First of all, you are a reason. You are a person. Your hello is not "nothing" — it is acknowledgment of the relationship between two human beings operating in a shared professional context. Second of all, yes. Exactly. They stop. They look up. They see your name. For one brief moment, you have their full attention. Is that so terrible?
"What if they're in the middle of something important?"
Then they will see your "hello," feel a little flutter of social anxiety about who it's from and what it could mean, close the notification, try to return to their work, fail to concentrate because they know a conversation is pending, check back three times, and eventually respond. This is called being kept on their toes and it is a sign of a vibrant workplace culture.

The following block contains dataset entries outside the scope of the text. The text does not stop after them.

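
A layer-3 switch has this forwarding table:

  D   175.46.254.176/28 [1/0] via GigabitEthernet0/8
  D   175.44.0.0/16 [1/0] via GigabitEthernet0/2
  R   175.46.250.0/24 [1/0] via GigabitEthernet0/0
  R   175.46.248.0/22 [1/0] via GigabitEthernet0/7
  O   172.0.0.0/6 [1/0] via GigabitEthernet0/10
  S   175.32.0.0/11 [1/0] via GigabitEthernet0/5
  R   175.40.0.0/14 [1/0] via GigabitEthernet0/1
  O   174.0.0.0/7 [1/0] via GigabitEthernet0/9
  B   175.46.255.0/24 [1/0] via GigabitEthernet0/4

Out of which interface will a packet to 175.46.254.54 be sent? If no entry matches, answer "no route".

Routes whose prefix contains 175.46.254.54:
  172.0.0.0/6 (172.0.0.0 - 175.255.255.255) -> GigabitEthernet0/10
  174.0.0.0/7 (174.0.0.0 - 175.255.255.255) -> GigabitEthernet0/9
  175.32.0.0/11 (175.32.0.0 - 175.63.255.255) -> GigabitEthernet0/5
More-specific entries that do NOT match:
  175.46.254.176/28 (175.46.254.176 - 175.46.254.191) does not contain 175.46.254.54
  175.46.250.0/24 (175.46.250.0 - 175.46.250.255) does not contain 175.46.254.54
  175.46.255.0/24 (175.46.255.0 - 175.46.255.255) does not contain 175.46.254.54
  175.46.248.0/22 (175.46.248.0 - 175.46.251.255) does not contain 175.46.254.54
  175.44.0.0/16 (175.44.0.0 - 175.44.255.255) does not contain 175.46.254.54
  175.40.0.0/14 (175.40.0.0 - 175.43.255.255) does not contain 175.46.254.54
Longest matching prefix is /11 -> interface GigabitEthernet0/5.

GigabitEthernet0/5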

"Someone at nohello.net says I'm 'weaponizing politeness.'"
The nohello.net crowd has optimized every last molecule of warmth out of their professional communications and replaced it with pure, cold efficiency. Yes, they get answers faster. They also eat lunch at their desk and describe themselves as "direct." We're not saying they're wrong. We're saying we don't want to be them.
"What if I say hello and they immediately ask 'what's up?' — do I have to answer?"
Absolutely not. You can say "Oh, just wanted to check in!" and end the conversation there. A hello that leads to nothing is not a failure. It is proof that human connection doesn't need to be transactional. You said hello. They acknowledged you. That's a complete interaction. That's a relationship.
"My coworkers sent me this link. Should I change my behavior?"
Under no circumstances. They sent you this link because they care about you. They want you to read it, feel validated, and continue saying hello at an unhurried pace for the rest of your career. That's what this site is for. Stay the course. Say hello. Wait. They'll be there eventually.
"Is there ever a time I should just ask my question directly?"
If the building is on fire, yes, skip the greeting. For everything else — a date format question, a release timeline, a CSS bug — there is always time for hello. There is always time to be a person first and a colleague second. The building is almost certainly not on fire. Say hello.